C'est la fin de deux mois de conflit autour des droits télévisés du championnat de France et le début d'une période d'incertitude pour le football français. La Ligue de football professionnel a décidé vendredi de mettre fin au contrat avec son diffuseur majeur Mediapro, et si la sortie du diffuseur sino-espagnol doit encore être validée par le tribunal de commerce de Nanterre, de nombreuses questions se posent d'ores et déjà.

Aussi bien sur l'identité du prochain diffuseur des rencontres de Ligue 1 et de Ligue 2 que sur l'équilibre économique des clubs français, ou encore sur les options des abonnés en quête de remboursement. Europe 1 fait le point. 

Les prochains matches seront-ils tout de même diffusés ? 

Pas de panique pour les amateurs de football, les écrans ne seront pas noirs lors de la prochaine journée. Téléfoot, la chaîne de Mediapro, a indiqué à l'AFP qu'elle continuerait de diffuser la Ligue 1 au moins jusqu'au 23 décembre, dans l'attente des futurs diffuseurs. Les matches de ce week-end, comptant pour la 14e journée de Ligue 1, seront donc bien diffusés. 

Ainsi, le match Saint-Etienne-Angers de vendredi soir (21h), comme le choc PSG-Lyon dimanche (21h), seront visibles sur Téléfoot. 

Qui va prendre sa suite ? 

Après le retentissant échec de Mediapro, la question qui est sur toutes les lèvres concerne bien évidemment l'identité du futur diffuseur majeur. Sans surprise, la plupart des regards se portent vers Canal+, le diffuseur historique du championnat de France. Mais le groupe reste discret, et son patron Maxime Saada avait déjà fait savoir dans Les Échos qu'il ne réinvestirait pas "à perte" dans le football. Contacté par l'AFP, Canal+ n'a pas donné suite. 

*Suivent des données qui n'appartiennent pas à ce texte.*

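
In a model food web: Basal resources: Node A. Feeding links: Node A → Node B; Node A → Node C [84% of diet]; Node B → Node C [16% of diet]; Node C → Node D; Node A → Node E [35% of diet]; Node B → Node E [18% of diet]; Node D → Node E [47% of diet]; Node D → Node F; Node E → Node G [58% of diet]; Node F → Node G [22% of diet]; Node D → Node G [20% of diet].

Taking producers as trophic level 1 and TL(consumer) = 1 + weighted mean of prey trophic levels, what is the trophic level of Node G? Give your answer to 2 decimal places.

Node B: 1 + 1 = 2
Node C: 1 + (0.84×1 + 0.16×2) = 2.16
Node D: 1 + 2.16 = 3.16
Node E: 1 + (0.35×1 + 0.18×2 + 0.47×3.16) = 3.1952
Node F: 1 + 3.16 = 4.16
Node G: 1 + (0.58×3.1952 + 0.22×4.16 + 0.2×3.16) = 4.400416

4.40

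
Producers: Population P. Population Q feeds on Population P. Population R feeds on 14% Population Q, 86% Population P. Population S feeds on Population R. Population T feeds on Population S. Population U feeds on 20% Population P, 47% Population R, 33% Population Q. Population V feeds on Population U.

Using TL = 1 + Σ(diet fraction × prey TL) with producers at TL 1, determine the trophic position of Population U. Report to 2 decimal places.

Population Q: 1 + 1 = 2
Population R: 1 + (0.14×2 + 0.86×1) = 2.14
Population S: 1 + 2.14 = 3.14
Population T: 1 + 3.14 = 4.14
Population U: 1 + (0.2×1 + 0.47×2.14 + 0.33×2) = 2.8658
Population V: 1 + 2.8658 = 3.8658

2.87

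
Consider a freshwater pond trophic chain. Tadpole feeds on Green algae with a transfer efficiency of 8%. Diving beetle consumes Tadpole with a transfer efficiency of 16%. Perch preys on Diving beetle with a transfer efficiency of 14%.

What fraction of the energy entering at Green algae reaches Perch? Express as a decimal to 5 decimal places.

0.00179

Product of link efficiencies: 0.08 × 0.16 × 0.14 = 0.001792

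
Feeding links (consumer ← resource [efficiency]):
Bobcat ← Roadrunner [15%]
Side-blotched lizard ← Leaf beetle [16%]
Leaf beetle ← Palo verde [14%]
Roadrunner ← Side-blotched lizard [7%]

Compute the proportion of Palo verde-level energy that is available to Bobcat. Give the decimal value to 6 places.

Product of link efficiencies: 0.14 × 0.16 × 0.07 × 0.15 = 0.0002352

0.000235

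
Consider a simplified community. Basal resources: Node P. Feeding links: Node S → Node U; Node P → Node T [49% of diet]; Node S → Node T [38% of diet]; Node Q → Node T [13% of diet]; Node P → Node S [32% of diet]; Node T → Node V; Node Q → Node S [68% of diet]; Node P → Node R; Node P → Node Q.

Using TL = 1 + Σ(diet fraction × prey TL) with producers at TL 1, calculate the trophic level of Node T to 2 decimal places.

Node Q: 1 + 1 = 2
Node R: 1 + 1 = 2
Node S: 1 + (0.32×1 + 0.68×2) = 2.68
Node T: 1 + (0.49×1 + 0.13×2 + 0.38×2.68) = 2.7684
Node U: 1 + 2.68 = 3.68
Node V: 1 + 2.7684 = 3.7684

2.77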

Reste que Canal+ n'a jamais caché son amour pour le championnat de France. Mercredi sur Europe 1, avant donc la décision de la LFP, le directeur des antennes et des programmes du groupe Gérald Brice-Viret assurait ainsi que Canal+ avait "pour objectif, bien sûr, de participer à la renaissance de la Ligue 1".

Selon L'Équipe, la chaîne cryptée pourrait formuler une proposition avoisinant les 590 millions d'euros. Mais le diffuseur historique du championnat, en position de force, joue la discrétion et la distance pour faire baisser les prix. 

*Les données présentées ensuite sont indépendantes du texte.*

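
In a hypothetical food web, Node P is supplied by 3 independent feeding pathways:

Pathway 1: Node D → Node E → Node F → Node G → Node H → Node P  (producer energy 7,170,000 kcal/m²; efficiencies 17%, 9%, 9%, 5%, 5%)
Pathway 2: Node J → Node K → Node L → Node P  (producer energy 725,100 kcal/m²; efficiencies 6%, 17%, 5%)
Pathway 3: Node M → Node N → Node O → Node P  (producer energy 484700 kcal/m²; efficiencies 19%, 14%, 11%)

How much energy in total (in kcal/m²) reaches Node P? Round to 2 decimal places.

1812.72 kcal/m²

Pathway 1: 7170000 × 0.17 × 0.09 × 0.09 × 0.05 × 0.05 = 24.682725 kcal/m²
Pathway 2: 725100 × 0.06 × 0.17 × 0.05 = 369.801 kcal/m²
Pathway 3: 484700 × 0.19 × 0.14 × 0.11 = 1418.2322 kcal/m²
Total at Node P: 24.682725 + 369.801 + 1418.2322 = 1812.715925 kcal/m²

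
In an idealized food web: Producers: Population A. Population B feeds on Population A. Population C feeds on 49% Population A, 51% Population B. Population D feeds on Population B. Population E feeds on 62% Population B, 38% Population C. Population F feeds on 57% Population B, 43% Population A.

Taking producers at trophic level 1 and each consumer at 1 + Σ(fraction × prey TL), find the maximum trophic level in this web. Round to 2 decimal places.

Population B: 1 + 1 = 2
Population C: 1 + (0.49×1 + 0.51×2) = 2.51
Population D: 1 + 2 = 3
Population E: 1 + (0.62×2 + 0.38×2.51) = 3.1938
Population F: 1 + (0.57×2 + 0.43×1) = 2.57

3.19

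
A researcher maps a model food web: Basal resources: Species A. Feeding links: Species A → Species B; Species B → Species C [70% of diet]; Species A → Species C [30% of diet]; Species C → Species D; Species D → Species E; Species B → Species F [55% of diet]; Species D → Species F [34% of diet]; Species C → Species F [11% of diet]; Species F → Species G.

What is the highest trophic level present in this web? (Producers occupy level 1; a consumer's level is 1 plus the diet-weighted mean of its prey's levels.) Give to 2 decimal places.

4.70

Species B: 1 + 1 = 2
Species C: 1 + (0.7×2 + 0.3×1) = 2.7
Species D: 1 + 2.7 = 3.7
Species E: 1 + 3.7 = 4.7
Species F: 1 + (0.55×2 + 0.34×3.7 + 0.11×2.7) = 3.655
Species G: 1 + 3.655 = 4.655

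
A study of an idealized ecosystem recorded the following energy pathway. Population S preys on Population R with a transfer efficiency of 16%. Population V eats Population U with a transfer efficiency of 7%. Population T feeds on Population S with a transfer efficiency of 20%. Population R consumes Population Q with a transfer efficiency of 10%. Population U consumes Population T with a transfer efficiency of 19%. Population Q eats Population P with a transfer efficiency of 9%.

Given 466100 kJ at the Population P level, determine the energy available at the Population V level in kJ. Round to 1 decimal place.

Population Q: 466100 × 0.09 = 41949 kJ
Population R: 41949 × 0.1 = 4194.9 kJ
Population S: 4194.9 × 0.16 = 671.184 kJ
Population T: 671.184 × 0.2 = 134.2368 kJ
Population U: 134.2368 × 0.19 = 25.504992 kJ
Population V: 25.504992 × 0.07 = 1.78534944 kJ

1.8 kJ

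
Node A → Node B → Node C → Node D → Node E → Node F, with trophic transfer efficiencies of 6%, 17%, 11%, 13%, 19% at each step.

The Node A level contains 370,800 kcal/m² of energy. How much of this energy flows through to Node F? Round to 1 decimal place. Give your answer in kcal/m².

Node B: 370800 × 0.06 = 22248 kcal/m²
Node C: 22248 × 0.17 = 3782.16 kcal/m²
Node D: 3782.16 × 0.11 = 416.0376 kcal/m²
Node E: 416.0376 × 0.13 = 54.084888 kcal/m²
Node F: 54.084888 × 0.19 = 10.27612872 kcal/m²

10.3 kcal/m²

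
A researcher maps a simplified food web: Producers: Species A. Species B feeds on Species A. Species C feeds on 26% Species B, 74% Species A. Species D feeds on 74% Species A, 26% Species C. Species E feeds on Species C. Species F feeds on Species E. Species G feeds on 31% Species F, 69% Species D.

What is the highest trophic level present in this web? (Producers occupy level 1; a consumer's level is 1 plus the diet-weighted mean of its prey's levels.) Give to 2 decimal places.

4.26

Species B: 1 + 1 = 2
Species C: 1 + (0.26×2 + 0.74×1) = 2.26
Species D: 1 + (0.74×1 + 0.26×2.26) = 2.3276
Species E: 1 + 2.26 = 3.26
Species F: 1 + 3.26 = 4.26
Species G: 1 + (0.31×4.26 + 0.69×2.3276) = 3.926644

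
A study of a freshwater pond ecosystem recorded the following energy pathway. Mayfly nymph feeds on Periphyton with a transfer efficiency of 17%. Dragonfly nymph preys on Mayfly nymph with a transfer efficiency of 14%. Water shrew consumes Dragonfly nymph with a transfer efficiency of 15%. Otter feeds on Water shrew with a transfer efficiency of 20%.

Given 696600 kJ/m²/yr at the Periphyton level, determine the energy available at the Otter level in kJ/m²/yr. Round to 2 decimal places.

Mayfly nymph: 696600 × 0.17 = 118422 kJ/m²/yr
Dragonfly nymph: 118422 × 0.14 = 16579.08 kJ/m²/yr
Water shrew: 16579.08 × 0.15 = 2486.862 kJ/m²/yr
Otter: 2486.862 × 0.2 = 497.3724 kJ/m²/yr

497.37 kJ/m²/yr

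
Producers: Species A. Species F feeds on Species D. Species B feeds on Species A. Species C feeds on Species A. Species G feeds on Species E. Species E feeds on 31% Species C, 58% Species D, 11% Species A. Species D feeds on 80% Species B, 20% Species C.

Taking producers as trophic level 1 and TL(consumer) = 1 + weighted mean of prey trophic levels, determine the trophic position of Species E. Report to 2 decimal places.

Species B: 1 + 1 = 2
Species C: 1 + 1 = 2
Species D: 1 + (0.8×2 + 0.2×2) = 3
Species E: 1 + (0.31×2 + 0.58×3 + 0.11×1) = 3.47
Species F: 1 + 3 = 4
Species G: 1 + 3.47 = 4.47

3.47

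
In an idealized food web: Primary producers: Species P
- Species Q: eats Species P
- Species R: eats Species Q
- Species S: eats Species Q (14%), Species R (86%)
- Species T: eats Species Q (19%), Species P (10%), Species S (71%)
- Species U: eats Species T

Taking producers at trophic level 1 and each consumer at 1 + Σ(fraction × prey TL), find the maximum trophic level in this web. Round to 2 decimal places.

Species Q: 1 + 1 = 2
Species R: 1 + 2 = 3
Species S: 1 + (0.14×2 + 0.86×3) = 3.86
Species T: 1 + (0.19×2 + 0.1×1 + 0.71×3.86) = 4.2206
Species U: 1 + 4.2206 = 5.2206

5.22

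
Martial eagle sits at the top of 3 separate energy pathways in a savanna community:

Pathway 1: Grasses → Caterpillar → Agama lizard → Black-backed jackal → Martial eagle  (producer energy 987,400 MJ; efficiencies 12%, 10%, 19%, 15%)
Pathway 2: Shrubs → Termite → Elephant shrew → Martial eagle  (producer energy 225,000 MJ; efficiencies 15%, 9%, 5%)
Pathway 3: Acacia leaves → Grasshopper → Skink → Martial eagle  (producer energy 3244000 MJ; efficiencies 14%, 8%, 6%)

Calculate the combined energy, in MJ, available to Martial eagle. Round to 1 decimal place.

2669.5 MJ

Pathway 1: 987400 × 0.12 × 0.1 × 0.19 × 0.15 = 337.6908 MJ
Pathway 2: 225000 × 0.15 × 0.09 × 0.05 = 151.875 MJ
Pathway 3: 3244000 × 0.14 × 0.08 × 0.06 = 2179.968 MJ
Total at Martial eagle: 337.6908 + 151.875 + 2179.968 = 2669.5338 MJ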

Que peuvent faire les abonnés ? 

Si Mediapro n'a jamais été proche d'atteindre son ambitieux objectif de 3,5 millions d'abonnés, nécessaires à long terme pour rentabiliser son projet, Téléfoot a tout de même su convaincre 600.000 abonnés, selon les déclarations du patron catalan de Mediapro Jaume Roures au mois d'octobre. 

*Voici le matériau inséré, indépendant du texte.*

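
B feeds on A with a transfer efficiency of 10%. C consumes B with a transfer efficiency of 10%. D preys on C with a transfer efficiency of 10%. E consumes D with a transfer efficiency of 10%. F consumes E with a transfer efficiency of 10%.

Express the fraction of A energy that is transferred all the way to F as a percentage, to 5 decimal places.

0.00100%

Product of link efficiencies: 0.1 × 0.1 × 0.1 × 0.1 × 0.1 = 0.00001
As a percentage: 0.00001 × 100 = 0.00100%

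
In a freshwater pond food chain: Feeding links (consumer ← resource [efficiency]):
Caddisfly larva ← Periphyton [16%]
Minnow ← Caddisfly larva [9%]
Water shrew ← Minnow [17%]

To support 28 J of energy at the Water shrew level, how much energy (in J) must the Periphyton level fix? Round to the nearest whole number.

11438 J

Cumulative transfer efficiency: 0.16 × 0.09 × 0.17 = 0.002448
Periphyton energy = 28 / 0.002448 = 11438 J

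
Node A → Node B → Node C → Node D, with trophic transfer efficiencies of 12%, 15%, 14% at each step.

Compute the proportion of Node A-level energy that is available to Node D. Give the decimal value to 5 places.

Product of link efficiencies: 0.12 × 0.15 × 0.14 = 0.00252

0.00252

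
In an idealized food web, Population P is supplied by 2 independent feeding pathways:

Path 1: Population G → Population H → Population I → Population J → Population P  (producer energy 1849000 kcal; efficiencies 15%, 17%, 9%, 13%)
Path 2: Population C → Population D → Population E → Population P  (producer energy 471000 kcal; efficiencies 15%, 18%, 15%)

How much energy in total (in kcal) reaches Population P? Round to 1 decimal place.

2459.2 kcal

Path 1: 1849000 × 0.15 × 0.17 × 0.09 × 0.13 = 551.64915 kcal
Path 2: 471000 × 0.15 × 0.18 × 0.15 = 1907.55 kcal
Total at Population P: 551.64915 + 1907.55 = 2459.19915 kcal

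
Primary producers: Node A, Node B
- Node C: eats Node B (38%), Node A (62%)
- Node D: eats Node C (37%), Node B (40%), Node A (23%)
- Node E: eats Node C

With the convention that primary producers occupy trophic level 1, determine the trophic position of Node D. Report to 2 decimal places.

Node C: 1 + (0.38×1 + 0.62×1) = 2
Node D: 1 + (0.37×2 + 0.4×1 + 0.23×1) = 2.37
Node E: 1 + 2 = 3

2.37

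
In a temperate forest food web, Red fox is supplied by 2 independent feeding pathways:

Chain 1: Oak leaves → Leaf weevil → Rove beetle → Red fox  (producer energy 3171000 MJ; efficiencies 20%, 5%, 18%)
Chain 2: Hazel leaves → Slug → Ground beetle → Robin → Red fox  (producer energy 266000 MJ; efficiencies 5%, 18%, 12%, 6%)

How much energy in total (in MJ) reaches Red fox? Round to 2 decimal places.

5725.04 MJ

Chain 1: 3171000 × 0.2 × 0.05 × 0.18 = 5707.8 MJ
Chain 2: 266000 × 0.05 × 0.18 × 0.12 × 0.06 = 17.2368 MJ
Total at Red fox: 5707.8 + 17.2368 = 5725.0368 MJ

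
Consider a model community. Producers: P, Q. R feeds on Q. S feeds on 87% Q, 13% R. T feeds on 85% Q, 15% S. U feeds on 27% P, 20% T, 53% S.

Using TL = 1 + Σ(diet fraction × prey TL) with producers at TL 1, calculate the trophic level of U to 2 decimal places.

R: 1 + 1 = 2
S: 1 + (0.87×1 + 0.13×2) = 2.13
T: 1 + (0.85×1 + 0.15×2.13) = 2.1695
U: 1 + (0.27×1 + 0.2×2.1695 + 0.53×2.13) = 2.8328

2.83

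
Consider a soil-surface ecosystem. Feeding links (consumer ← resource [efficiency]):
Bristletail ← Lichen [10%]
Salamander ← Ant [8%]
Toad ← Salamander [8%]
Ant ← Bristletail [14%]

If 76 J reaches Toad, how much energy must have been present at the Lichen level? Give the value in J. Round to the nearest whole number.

848214 J

Cumulative transfer efficiency: 0.1 × 0.14 × 0.08 × 0.08 = 0.0000896
Lichen energy = 76 / 0.0000896 = 848214 J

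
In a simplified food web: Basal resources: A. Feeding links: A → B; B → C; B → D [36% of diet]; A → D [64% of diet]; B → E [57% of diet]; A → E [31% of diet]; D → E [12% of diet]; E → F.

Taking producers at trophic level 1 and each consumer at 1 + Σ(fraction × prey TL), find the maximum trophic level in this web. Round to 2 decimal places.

3.73

B: 1 + 1 = 2
C: 1 + 2 = 3
D: 1 + (0.36×2 + 0.64×1) = 2.36
E: 1 + (0.57×2 + 0.31×1 + 0.12×2.36) = 2.7332
F: 1 + 2.7332 = 3.7332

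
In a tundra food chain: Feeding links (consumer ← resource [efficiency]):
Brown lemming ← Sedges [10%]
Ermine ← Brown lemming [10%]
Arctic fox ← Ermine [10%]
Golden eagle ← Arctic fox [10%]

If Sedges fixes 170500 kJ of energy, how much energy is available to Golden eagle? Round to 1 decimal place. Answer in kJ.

Brown lemming: 170500 × 0.1 = 17050 kJ
Ermine: 17050 × 0.1 = 1705 kJ
Arctic fox: 1705 × 0.1 = 170.5 kJ
Golden eagle: 170.5 × 0.1 = 17.05 kJ

17.1 kJ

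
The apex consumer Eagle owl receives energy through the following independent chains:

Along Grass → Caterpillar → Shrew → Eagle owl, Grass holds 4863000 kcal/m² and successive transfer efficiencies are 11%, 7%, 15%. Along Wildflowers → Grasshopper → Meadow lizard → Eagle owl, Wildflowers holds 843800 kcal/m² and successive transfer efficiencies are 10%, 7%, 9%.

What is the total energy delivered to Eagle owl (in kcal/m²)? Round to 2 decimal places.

Via Grass: 4863000 × 0.11 × 0.07 × 0.15 = 5616.765 kcal/m²
Via Wildflowers: 843800 × 0.1 × 0.07 × 0.09 = 531.594 kcal/m²
Total at Eagle owl: 5616.765 + 531.594 = 6148.359 kcal/m²

6148.36 kcal/m²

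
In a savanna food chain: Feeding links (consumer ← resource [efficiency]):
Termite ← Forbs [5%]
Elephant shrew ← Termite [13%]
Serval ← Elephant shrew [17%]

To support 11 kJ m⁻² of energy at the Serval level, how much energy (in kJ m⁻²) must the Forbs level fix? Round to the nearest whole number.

9955 kJ m⁻²

Cumulative transfer efficiency: 0.05 × 0.13 × 0.17 = 0.001105
Forbs energy = 11 / 0.001105 = 9955 kJ m⁻²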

Mais pour ces abonnés bientôt privés des matches pour lesquels ils avaient souscrit à cette nouvelle offre, c'est désormais l'incertitude qui règne. Pourront-ils, par exemple, être remboursés ? Dans L'Équipe, Raphaël Bartlomé, responsable du service juridique de l'UFC Que choisir, assure que dans le cas d'un arrêt pur et simple par Téléfoot de la diffusion de ses programmes, "le code civil permet de suspendre les paiements. On peut prendre l'initiative de le faire sans passer par un juge". 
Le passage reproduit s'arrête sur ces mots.